Last week a customer asked me a question about how to respond to for instance a partial failure in their SAN environment. A while back I had a similar question from one of my other customers so I more or less knew where to look, and I actually already blogged about this over a year ago when I was showing some of the new vSphere features. Although this is fairly obvious I hardly ever see people using this and hence the reason I wanted to document one of the obvious things that you can implement…. Alarms

Alarms can be used to trigger an alert, and that is of course the default behavior of predefined alarms. However you can also create your own alarms and associate an action with it. I am showing the possibilities here and am not saying that this is a best practice, but the following two screenshots show that it is possible to place a host in maintenance mode based on degraded storage redundancy.
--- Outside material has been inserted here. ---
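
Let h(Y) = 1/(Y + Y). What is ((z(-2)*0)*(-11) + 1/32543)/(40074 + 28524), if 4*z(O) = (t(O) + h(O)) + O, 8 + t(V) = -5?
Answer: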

First you define the alarm:

And then you define the action:

Again, this is action could have a severe impact when a switch fails and I wouldn’t recommend it, but I wanted to ensure everyone understands the type of combinations that are possible. I would generally recommend to send an SNMP trap or even a notification email… and I would recommend to at least define the following alarms:

  • Degraded Storage Path Redundancy
  • Duplicate IP Detected
  • HA Agent Error
  • Host connection lost
  • Host error
  • Host warning
  • Host WWN changed
  • Host WWN conflict
  • Lost Network Connectivity
  • Lost Network Redundancy
  • Lost Storage Connectivity
  • Lost Storage Path Redundancy

Many of these deal with hardware issues and you might already be monitoring for them, if not make sure you monitor them through vCenter and take appropriate action when needed.